METHODSTwo hundreds and forty-seven Chinese newly diagnosed acute-onset T1D patients were consecutively recruited. GADA and IA-2A were detected at the time of diagnosis, one year later, 3-5 years later after diagnosis during the follow-up; all the clinical data were recorded and analyzed as well.
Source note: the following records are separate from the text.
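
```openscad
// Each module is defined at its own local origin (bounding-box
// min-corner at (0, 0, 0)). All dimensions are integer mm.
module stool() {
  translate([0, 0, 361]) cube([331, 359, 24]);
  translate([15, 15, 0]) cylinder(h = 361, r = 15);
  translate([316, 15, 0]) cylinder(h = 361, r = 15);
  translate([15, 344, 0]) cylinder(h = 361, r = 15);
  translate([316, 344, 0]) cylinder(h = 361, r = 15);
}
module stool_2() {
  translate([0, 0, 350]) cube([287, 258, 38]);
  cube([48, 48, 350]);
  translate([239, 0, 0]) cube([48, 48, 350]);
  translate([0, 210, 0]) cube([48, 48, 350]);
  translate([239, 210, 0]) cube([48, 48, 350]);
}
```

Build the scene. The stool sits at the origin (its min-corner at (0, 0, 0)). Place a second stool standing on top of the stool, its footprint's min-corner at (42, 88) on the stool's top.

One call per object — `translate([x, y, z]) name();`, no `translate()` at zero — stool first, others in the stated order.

stool();
translate([42, 88, 385]) stool_2();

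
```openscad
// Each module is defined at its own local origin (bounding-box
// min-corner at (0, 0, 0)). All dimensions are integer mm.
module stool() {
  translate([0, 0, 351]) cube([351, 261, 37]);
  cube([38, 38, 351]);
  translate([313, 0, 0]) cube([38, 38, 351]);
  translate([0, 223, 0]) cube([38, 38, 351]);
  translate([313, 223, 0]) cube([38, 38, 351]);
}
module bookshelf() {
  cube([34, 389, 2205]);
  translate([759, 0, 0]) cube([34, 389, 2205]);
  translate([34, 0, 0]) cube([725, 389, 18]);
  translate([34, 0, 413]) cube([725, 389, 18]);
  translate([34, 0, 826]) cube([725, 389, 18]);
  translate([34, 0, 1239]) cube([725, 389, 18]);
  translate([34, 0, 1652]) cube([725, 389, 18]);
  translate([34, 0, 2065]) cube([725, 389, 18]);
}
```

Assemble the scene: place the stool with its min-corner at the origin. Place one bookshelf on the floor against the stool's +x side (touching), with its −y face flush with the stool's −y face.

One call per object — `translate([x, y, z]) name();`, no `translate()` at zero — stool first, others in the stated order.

stool();
translate([351, 0, 0]) bookshelf();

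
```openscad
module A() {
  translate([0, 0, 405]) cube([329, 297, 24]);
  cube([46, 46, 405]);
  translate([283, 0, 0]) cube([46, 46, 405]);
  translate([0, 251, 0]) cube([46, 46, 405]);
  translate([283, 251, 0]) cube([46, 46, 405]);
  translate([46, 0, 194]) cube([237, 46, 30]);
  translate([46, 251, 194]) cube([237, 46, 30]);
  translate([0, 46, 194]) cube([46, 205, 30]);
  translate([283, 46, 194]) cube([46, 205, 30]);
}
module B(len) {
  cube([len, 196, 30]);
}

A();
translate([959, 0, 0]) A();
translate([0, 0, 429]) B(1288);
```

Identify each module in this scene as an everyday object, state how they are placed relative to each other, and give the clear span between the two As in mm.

A is a stool. B is a beam. A beam spans the tops of two stools. The clear span between the two stools is 630 mm.

Second stool starts at x = 959; first ends at x = 329; clear span = 959 − 329 = 630 mm.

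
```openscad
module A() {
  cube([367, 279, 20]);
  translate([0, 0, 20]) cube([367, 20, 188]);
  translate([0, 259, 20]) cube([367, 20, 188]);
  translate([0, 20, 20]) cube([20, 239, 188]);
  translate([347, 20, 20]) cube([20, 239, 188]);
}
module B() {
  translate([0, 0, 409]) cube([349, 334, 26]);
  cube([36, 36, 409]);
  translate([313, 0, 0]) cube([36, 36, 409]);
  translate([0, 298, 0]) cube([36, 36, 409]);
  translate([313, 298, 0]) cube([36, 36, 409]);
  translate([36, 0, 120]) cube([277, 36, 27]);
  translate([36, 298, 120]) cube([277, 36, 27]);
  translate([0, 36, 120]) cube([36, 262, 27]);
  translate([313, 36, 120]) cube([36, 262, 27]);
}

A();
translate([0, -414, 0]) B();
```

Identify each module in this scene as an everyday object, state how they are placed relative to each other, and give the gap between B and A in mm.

A is an open box. B is a stool. The stool is on the floor beside the open box on its −y side. The gap between the stool and the open box is 80 mm.

The stool's nearest face is 80 mm from the open box's −y face.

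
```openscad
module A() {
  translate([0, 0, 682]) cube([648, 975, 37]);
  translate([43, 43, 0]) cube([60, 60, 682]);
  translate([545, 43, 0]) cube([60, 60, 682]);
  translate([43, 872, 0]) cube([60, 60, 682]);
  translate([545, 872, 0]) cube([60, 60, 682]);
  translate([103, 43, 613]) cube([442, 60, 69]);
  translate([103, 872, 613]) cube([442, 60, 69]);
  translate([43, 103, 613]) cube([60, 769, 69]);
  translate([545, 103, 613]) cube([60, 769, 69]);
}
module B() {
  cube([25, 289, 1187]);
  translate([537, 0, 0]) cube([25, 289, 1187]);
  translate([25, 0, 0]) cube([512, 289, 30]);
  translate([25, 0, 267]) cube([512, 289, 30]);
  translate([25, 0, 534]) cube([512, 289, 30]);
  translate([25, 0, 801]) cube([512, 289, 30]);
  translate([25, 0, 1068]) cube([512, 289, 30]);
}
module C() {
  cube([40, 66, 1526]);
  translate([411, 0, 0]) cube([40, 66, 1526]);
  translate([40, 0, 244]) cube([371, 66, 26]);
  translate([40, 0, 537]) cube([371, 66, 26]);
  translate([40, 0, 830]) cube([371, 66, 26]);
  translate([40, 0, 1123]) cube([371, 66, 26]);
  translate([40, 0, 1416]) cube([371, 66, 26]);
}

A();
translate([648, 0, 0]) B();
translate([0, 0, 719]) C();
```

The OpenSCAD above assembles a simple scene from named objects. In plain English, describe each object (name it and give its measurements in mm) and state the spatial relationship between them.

A is a table: top 648 mm (x) × 975 mm (y), 37 mm thick, upper face at z = 719 mm, on four 60×60 mm square legs, each inset 43 mm from the nearest pair of top edges, running from z = 0 to the bottom of the top. Four apron rails, 60 mm thick and 69 mm tall, run between adjacent legs with their top edges flush with the underside of the top and their outer faces flush with the legs' outer faces.

B is a bookshelf 562 mm wide overall, 289 mm deep and 1187 mm tall. The two sides are 25 mm thick vertical panels. 5 horizontal shelves of 30 mm thickness span between the inner faces of the sides; the lowest shelf sits on the floor and shelves are stacked with a clear vertical gap of 237 mm between each pair.

C is a wooden ladder with two side rails of 40×66 mm section and 1526 mm height, set 451 mm apart overall. Between them run 5 rectangular rungs (66 mm deep, 26 mm thick), front faces flush with the rails' −y face. The bottom of the first rung is 244 mm above the floor and each subsequent rung is 293 mm higher than the one below.

The bookshelf is against the table's +x side, with their −y faces flush. The ladder is on top of the table.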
RESULTSDuring the course of acute-onset T1D, the majority of patients remained stable for GADA or IA-2A, however, a few patients changed from positivity to negativity and fewer patients converted from negativity to positivity. The prevalence of GADA was 56.3% at diagnosis, decreasing to 50.5% one year later, and 43.3% 3-5 years later while the corresponding prevalence of IA-2A were 32.8%, 31.0% and 23.3%, respectively. The median GADA titers were 0.0825 at diagnosis, declining to 0.0585 one year later and 0.0383 3-5 years later (P < 0.001), while the corresponding median titers were 0.0016, 0.0010, 0.0014 for IA-2A, respectively. Fasting C-peptide (FCP) and postprandial C-peptide 2 hours (PCP2h) levels of GADA or IA-2A negativity persistence patients were higher than those of positivity persistence and negativity conversion patients (P < 0.05) which indicated GADA or IA-2A negativity persistence T1D patients had a less loss of β cell function.
CONCLUSIONOur data suggest that repeated detection of GADA and IA-2A are necessary for differential diagnosis of autoimmune diabetes and the indirect prediction of the β cell function in Chinese patients.